Quando Lucio Battisti fece ascoltare le sue canzoni a Mogol, quest’ultimo non ne rimase favorevolmente colpito.
Lo racconta lo stesso Giulio Rapetti (vero nome di Mogol, ndr.) in un’intervista al ‘Corriere della Sera’ in cui ripercorre le tappe fondamentali della sua vita e della sua carriera.
“Me lo portò a casa una mia cara amica parigina, che si occupava di edizioni musicali e stava cercando un musicista italiano da promuovere in Francia.
Mi fece ascoltare le sue canzoni, che non erano un granché e io lo dissi chiaramente a quel ragazzo”.

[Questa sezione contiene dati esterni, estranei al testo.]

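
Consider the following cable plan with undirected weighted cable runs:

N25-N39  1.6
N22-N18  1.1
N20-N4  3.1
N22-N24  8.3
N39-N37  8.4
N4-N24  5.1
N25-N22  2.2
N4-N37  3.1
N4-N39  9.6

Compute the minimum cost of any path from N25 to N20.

Enumerating some paths:
N25 → N39 → N37 → N4 → N20: 1.6+8.4+3.1+3.1 = 16.2
N25 → N39 → N4 → N20: 1.6+9.6+3.1 = 14.3
N25 → N22 → N24 → N4 → N20: 2.2+8.3+5.1+3.1 = 18.7
The minimum is 14.3 via N25 → N39 → N4 → N20.

14.3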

Battisti reagì con filosofia: “Mi fece un sorriso luminoso, dicendo: sono d’accordo. La mia amica invece rimase male e io, per metterci una pezza, invitai Lucio a venirmi a trovare, per lavorare a qualcosa insieme. Nacquero le prime tre canzoni, la terza era 29 settembre”.

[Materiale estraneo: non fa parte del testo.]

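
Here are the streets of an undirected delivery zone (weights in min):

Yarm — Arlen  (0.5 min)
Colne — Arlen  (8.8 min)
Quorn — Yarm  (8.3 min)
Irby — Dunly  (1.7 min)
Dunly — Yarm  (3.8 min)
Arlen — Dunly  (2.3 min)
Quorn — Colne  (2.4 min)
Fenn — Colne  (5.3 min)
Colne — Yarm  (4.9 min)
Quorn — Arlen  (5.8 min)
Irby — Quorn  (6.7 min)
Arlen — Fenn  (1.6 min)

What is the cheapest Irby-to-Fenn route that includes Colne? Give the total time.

14.4 min

Shortest Irby→Colne: Irby–Quorn–Colne = 9.1
Shortest Colne→Fenn: Colne–Fenn = 5.3
Total via Colne: 9.1 + 5.3 = 14.4 min.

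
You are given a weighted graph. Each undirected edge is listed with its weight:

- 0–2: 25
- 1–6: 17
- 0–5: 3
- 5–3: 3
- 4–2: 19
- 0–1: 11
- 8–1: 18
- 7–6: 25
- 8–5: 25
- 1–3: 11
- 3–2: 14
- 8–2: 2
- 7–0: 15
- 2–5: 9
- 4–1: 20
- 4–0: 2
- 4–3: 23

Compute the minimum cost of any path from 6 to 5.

Enumerating some paths:
6 - 7 - 0 - 5: 25+15+3 = 43
6 - 1 - 0 - 5: 17+11+3 = 31
6 - 1 - 4 - 0 - 5: 17+20+2+3 = 42
6 - 1 - 8 - 2 - 5: 17+18+2+9 = 46
The minimum is 31 via 6 - 1 - 0 - 5.

31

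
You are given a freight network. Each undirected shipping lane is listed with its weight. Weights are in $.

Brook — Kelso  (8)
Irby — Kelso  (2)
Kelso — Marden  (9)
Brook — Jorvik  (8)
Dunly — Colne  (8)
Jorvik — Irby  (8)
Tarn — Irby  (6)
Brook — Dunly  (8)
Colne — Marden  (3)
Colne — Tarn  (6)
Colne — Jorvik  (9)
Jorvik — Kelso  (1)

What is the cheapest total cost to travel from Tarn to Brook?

Enumerating some paths:
Tarn → Irby → Kelso → Brook: 6+2+8 = 16
Tarn → Irby → Kelso → Jorvik → Brook: 6+2+1+8 = 17
Tarn → Colne → Dunly → Brook: 6+8+8 = 22
The minimum is $16 via Tarn → Irby → Kelso → Brook.

$16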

Ma negli anni dell’impegno politico, della lotta armata, degli anni di piombo, le canzoni di Battisti e Mogol erano considerate qualunquiste. “Addirittura fasciste! L’impegno, a quel tempo, era essere di sinistra – afferma Mogol – fare testi sulla classe operaia, le contestazioni… io parlavo della sfera privata.

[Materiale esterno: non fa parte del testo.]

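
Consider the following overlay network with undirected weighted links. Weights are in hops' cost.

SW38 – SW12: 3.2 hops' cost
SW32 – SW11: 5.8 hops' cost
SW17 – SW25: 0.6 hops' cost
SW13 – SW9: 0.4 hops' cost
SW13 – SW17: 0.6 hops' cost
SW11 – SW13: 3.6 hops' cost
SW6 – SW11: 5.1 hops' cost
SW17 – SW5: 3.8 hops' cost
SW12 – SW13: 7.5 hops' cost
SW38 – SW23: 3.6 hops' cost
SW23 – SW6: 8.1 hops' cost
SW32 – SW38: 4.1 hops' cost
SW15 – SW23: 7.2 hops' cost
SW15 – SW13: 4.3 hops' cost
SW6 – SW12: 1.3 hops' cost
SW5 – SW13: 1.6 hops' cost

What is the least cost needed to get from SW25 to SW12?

Settle nodes by increasing distance from SW25:
SW25: 0
SW17: 0.6  (via SW25)
SW13: 1.2  (via SW17)
SW9: 1.6  (via SW13)
SW5: 2.8  (via SW13)
SW11: 4.8  (via SW13)
SW15: 5.5  (via SW13)
SW12: 8.7  (via SW13)
Shortest route: SW25 → SW17 → SW13 → SW12 = 8.7 hops' cost.

8.7 hops' cost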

Era il momento dei cantautori, tipo Francesco Guccini bravissimo per carità, ma le loro non erano canzoni vere e proprie. Scrivevano dei testi politici e poi li cantavano con una musica che non aveva un ruolo fondamentale.
Però, poi, ho scoperto una cosa che mi ha fatto piacere: nel covo di via Gradoli delle Brigate rosse, trovarono la collezione completa di Mogol-Battisti. Ascoltavano le nostre canzoni e le nascondevano”.